Regulate Toxins

by Tom Ellis

In the wake of the George Floyd murder, much has been said and written about how policing and public safety require major overhauls in the United States. The same applies to how the New York state government regulates environmental toxins. Human health and the environment are being poisoned with the support of the state environmental conservation (DEC) and health (DOH) departments.

A major aspect of the problem is that the governor appoints top staff of both agencies. These regulators are thus dependent on keeping the governor happy because he can fire them too. They either read the governor’s mind or somehow figure out what he wants. The governor has said NYS is open for business. Commissioners can take a hint.

Locally we have three powerful corporations that are public health menaces. Waste Connections owns the Dunn dump in Rensselaer, located right next to a school. Lafarge owns a cement factory in Ravena, right next to two schools. Norlite owns a hazardous waste incinerator in the city of Cohoes.

Lafarge now burns coal and desires to add tires to the fuel mix in its cement kiln. Burning tires will reduce costs and increase profits. Lafarge has a history of toxic air pollution, particularly mercury. DEC has green-lighted the tire burning by not requiring preparation of an environmental impact statement.

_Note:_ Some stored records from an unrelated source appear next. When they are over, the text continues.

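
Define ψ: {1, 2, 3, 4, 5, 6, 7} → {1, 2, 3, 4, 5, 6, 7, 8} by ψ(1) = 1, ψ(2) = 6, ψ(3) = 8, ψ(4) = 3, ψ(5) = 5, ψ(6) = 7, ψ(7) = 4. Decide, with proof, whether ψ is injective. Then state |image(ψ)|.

The values ψ(1), …, ψ(7) are 1, 6, 8, 3, 5, 7, 4 — all distinct.
So ψ(a) = ψ(b) only when a = b, and ψ is injective.
The image of ψ is {1, 3, 4, 5, 6, 7, 8}, which has 7 elements.

7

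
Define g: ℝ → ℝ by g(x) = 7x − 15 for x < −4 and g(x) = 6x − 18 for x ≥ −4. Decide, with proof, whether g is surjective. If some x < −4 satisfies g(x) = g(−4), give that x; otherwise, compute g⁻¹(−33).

-5/2

Both pieces are strictly increasing (slopes 7 and 6), so each is injective on its own interval.
The left piece maps (−∞, −4) onto (−∞, −43); the right piece maps [−4, ∞) onto [−42, ∞).
The union (−∞, −43) ∪ [−42, ∞) omits the interval between −43 and −42; in particular −43 has no preimage. So g is not surjective.
Because the two images are disjoint, no x < −4 has g(x) = g(−4), so we compute g⁻¹(−33): −33 lies in [−42, ∞), so solve 6x − 18 = −33: x = (−33 + 18)/6 = −5/2.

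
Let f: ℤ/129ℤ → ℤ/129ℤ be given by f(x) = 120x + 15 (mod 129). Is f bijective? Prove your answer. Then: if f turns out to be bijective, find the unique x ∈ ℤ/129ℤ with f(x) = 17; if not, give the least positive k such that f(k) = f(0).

We have gcd(120, 129) = 3 > 1. Taking x_1 = 0 and x_2 = 43: f(0) = 15 and f(43) = 120·43 + 15 = 5175 ≡ 15 (mod 129).
So f(0) = f(43) while 0 ≠ 43, thus f is not injective, hence not bijective.
Since f is not bijective, we find the least positive k with f(k) = f(0): this means 120k ≡ 0 (mod 129), i.e. 129 ∣ 120k. Since gcd(120, 129) = 3, dividing through by 3 this holds exactly when 43 ∣ 40k, and as gcd(40, 43) = 1, exactly when 43 ∣ k.
The smallest positive such k is 43.

43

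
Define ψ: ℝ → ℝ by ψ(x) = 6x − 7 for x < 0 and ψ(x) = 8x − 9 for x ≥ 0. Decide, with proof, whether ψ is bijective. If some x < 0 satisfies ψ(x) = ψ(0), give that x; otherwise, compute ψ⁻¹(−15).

-1/3

Both pieces are strictly increasing (slopes 6 and 8), so each is injective on its own interval.
The left piece maps (−∞, 0) onto (−∞, −7); the right piece maps [0, ∞) onto [−9, ∞).
These images overlap. In particular ψ(0) = −9 (right piece), and solving 6x − 7 = −9 on the left piece gives x = −1/3 < 0.
So ψ(−1/3) = ψ(0) with −1/3 ≠ 0, and ψ is not injective, hence not bijective. This x = −1/3 is the requested value below 0.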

Norlite, a subsidiary of a larger corporation, has burned hazardous wastes for decades despite many malfunctions, permit violations, and promises to do better. Norlite burned the highly toxic PFAS/AFFF in 2018-2019 without notifying the city government. DEC may have been aware of it. DEC’s permitting Norlite to burn millions of pounds of chemicals, many of them known to be hazardous, and many whose toxicity is unknown, is a giant uncontrolled experiment that puts thousands of people in Cohoes and Troy at risk.

DEC granted Dunn (Waste Connections) permits in 2012 to operate a large landfill right next to a large school. Many think doing so is insane. Rensselaer and East Greenbush residents are getting sick. DEC is working closely with dump operators to try to lessen the health and environmental impact so the dump can remain open for many more years. DEC should have never allowed the dump to be permitted, admit it made an error, and revoke the permits now.

The state health department is mostly absent from these major public health controversies. State health officials display no sense of urgency about the health of Rensselaer, East Greenbush, Cohoes, Troy, Ravena, or Coeymans residents, including children.

A 1998 DOH research study found that women living near solid waste landfills where gas escapes had a four-fold increased chance of leukemia or bladder cancer. The health department’s center for environmental health director will not answer written questions from me about how DOH and DEC work together or provide any links to medical and/or scientific information about the health threat the Dunn dump poses Health professionals are supposed to first do no harm. Health regulators should be held to the same standard.

DEC commissioners have not answered written questions about the Dunn dump I sent last fall. Both agencies have secretive decision making processes that are not accountable to anyone.

We need a much better regulatory system than we now have. Having commissioners be appointed for five-year terms whom the governor can not fire would be a possible solution. Having a panel of commissioners for each agency who meet regularly and vote in public on policy decisions, such as the state Public Service Commission does, might be worth considering. Electing a statewide public (or public health) advocate such New York City voters do, might help. Having the voters in each county elect a public advocate would help protect us. Having an inspector general for each state agency might improve regulatory transparency and oversight. Requiring the state health department create and maintain websites on environmental health issues when requested to do so would be helpful.

The state legislature needs to step in, investigate, hold hearings, and enact effective reforms. The legislature could deny to the governor the power to appoint DEC and DOH commissioners, and have a Board of Regents selected by the legislature, select the commissioners, similar to the way the Board of Regents selects the state education department commissioner.

Two things are certain: the current regulatory system does not protect the public health or environment, and the public is at great risk. DEC and DOH commissioners will never admit they are pawns of the governor; nor will they acknowledge that major environmental health decisions are, contrary to what they say, not based on science, but are political decisions protective of large corporations.